Por Fábio Marques
Como toda semana era obrigado a reportar artigos para os jornais, às vezes o poeta se via em apuros por não ter assunto ou por não conseguir pensar em nada. Alguns amigos já haviam lhe dito que o “feeling” de sua redação muito se parecia com o estilo dos jornalistas do antigo Pasquim dos anos 70. Tinha influências sim, mas não estava nem aí. Seus conceitos sobre política e filosofias de vida se acabavam na realidade nua e crua que tinha que encarar todos os dias.

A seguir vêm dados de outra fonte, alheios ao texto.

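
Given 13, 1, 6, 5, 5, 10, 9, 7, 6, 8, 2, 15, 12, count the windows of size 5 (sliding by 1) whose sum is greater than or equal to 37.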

Portanto, o poeta mandava para a casa do c#r#lho a porra da influência pasquiniana.
Todo escritor é variável e costuma alternar textos polêmicos e textos triviais, instantes de loucura e lucidez, alegria e tristeza, melancolia e superação, solidão e agregação, anjos e demônios, êxtase e depressão, bloqueio e inspiração, sucesso e fracasso. O poeta quando escrevia, apenas buscava relatar o que lhe vinha à cabeça sobre os assuntos e nada mais.
Neste dia de blackout mental, um flashback dos tempos de primário resolveu assombrar-lhe: Tinha entre oito e dez anos de idade e sempre na saída da escola tinha um colega de classe que por não ter se saído bem na sabatina ou por não ir com sua cara, lhe fazia um desafio. Aí aparecia um “juiz” para fazer a mediação do confronto que estendia a mão entre ambos e dizia: “Quem for mais macho cospe aqui”. Claro que o poeta achava aquilo nojento e não cuspia. Deixava que o outro o fizesse, e no instante em que este o fazia, o mediador tirava a mão e a cuspida ia direto na sua cara. E o poeta não reagia. Enquanto isso os partícipes da “brincadeira” faziam zombarias, ao mesmo tempo em que seu oponente tomava coragem e lhe dava tapas e empurrões.
Passados os tempos de ginásio foi que percebeu que não reagia porque tinha medo de machucar o colega de classe. E por isso apenas falava: “Porra, para, acabou, não quero mais brincar”. Lógico que muitas vezes, por não suportar a humilhação, também investia sobre seu oponente e só conseguia sair de cima quando a turma do deixa-disso intervia. Mas este que fazia este ataque, jurava para si mesmo que não era ele. Ou seria? Como saber? Em suas piores crises de neurose chegava a se torturar: “Afinal, quem sou eu? Quem sou eu porra?”.
Outro dia num sábado à tarde um filho da p#ta aproveitou-se de um mal entendido para fazer uma sacanagem com o poeta. E só de sacanagem o poeta aceitou a sacanagem. Mas bem que poderia ter lhe dito: “Meu amigo, olha só a sacanagem. Você passa anos e anos fazendo o jogo dos ratos, fazendo de tudo para ser aceito na sociedade, esta mesma sociedade que me aceita e não te aceita, isto porque você é caguêta, tortura pessoas, recebe propinas, já teve amantes e esconde isto da mulher. Mas teu maior recalque, sabe qual é meu amigo? Todos sabem, tua mulher sabe e tu também sabe, não é seu filho da p#ta?”.
Mas na análise geral do conjunto, ainda possuía junto a si amigos que se ocupavam com a sua amizade, com a sua saúde e com seus problemas pessoais.
Foi nesta situação que o poeta acabou partindo de vez para o eterno talvez.